Милок швырнула карге чистый бланк.

– Заполняйте заново соответственно формуляру!

– Так пять раз уже заполняла, почти ничего не вижу, все равно не смогу… Помогите, пожалуйста…

Столоначальница раздраженно захлопнула окно перед очочками Евгении Георгиевны.

– Во карга на мою голову! – взвыла она.

Коллега Любаша стала сочувствовать.

– Не волнуйся, Милок. Если из-за каждой карги волноваться…

Столоначальницы имели поразительную способность преображаться, когда общались с равными – между собой. Они становились настоящими лапочками.

Но их снова раздразнил робкий стук извне. Милочка яростно распахнула окошко, и лицо ее осатанело, а голос зарычал:

– Ну, что, опять? Никакого покоя!

Обитательница морфем ушла ни с чем, кроме отчаяния.

– Да что с вами? Вам нехорошо?

Евгения Георгиевна уже подходила к лифту в своем подъезде. Услышав обращенные к себе слова, поправила очки, поморгала. Нет, слишком темно. Но она уже узнала соседку, узнала по ее пастельному голосу.
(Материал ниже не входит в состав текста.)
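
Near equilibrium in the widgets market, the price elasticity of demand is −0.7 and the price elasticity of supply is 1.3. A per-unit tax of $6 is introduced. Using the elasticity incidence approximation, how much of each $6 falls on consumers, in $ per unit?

Incidence ratio: consumers' share ≈ εs / (εs + |εd|) = 1.3 / (1.3 + 0.7) = 0.65.
So consumers bear ≈ 0.65 × $6 = $3.9; producers bear $2.1.

Consumers bear ≈ $3.9 per unit.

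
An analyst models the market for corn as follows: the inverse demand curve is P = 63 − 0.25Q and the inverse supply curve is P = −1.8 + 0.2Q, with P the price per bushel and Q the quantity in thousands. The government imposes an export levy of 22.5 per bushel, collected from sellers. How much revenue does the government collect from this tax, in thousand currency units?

Tax revenue = 2115 thousand.

Inverting to Q(P) form: Qd = 252 − 4P; Qs = 5P + 9.
Before the tax: set 252 − 4P = 5P + 9 → P* = 27, Q* = 144.
With the tax collected from sellers, supply shifts: Qs = 5(P − 22.5) + 9.
Solving gives Q = 94 with consumers paying 39.5 and sellers receiving 17 (the 22.5 wedge).
Revenue = t · Q = 22.5 · 94 = 2115.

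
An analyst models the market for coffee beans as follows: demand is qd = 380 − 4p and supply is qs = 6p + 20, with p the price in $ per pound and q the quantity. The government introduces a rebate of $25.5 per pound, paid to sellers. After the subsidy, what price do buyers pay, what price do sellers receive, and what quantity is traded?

Without the subsidy, 380 − 4p = 6p + 20 gives 10p = 360, so p* = $36 and q* = 236.
With a per-unit subsidy paid to sellers, each receives p + 25.5 per unit sold, so supply becomes qs = 6(p + 25.5) + 20.
New equilibrium: buyers pay $20.7, sellers receive $46.2, q = 297.2. (Wedge: pb − ps = −25.5.)

Buyers pay $20.7; sellers receive $46.2; quantity = 297.2.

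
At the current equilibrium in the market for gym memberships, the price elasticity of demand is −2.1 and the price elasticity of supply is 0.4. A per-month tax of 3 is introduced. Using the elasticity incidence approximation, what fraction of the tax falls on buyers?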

– Марина? Не спрашивайте. Крючкотворы проклятые всю кровь выпили…

Соседка эта, Марина Дмитриевна Малинкина, была одинокая женщина, еще совсем молодая, ломкая и  вертлявая, из тех, кто всерьез боится мышей, сглаза, шорохов, конца света, черных кошек, собственной тени…  При этом – не дурочка, образованная, с иностранными языками и историей архитектуры, водит экскурсии по городу. И воспитанная. И  сострадательная. Вот и теперь – нежно так взяла под ручку, провожает к лифту, как пионерка…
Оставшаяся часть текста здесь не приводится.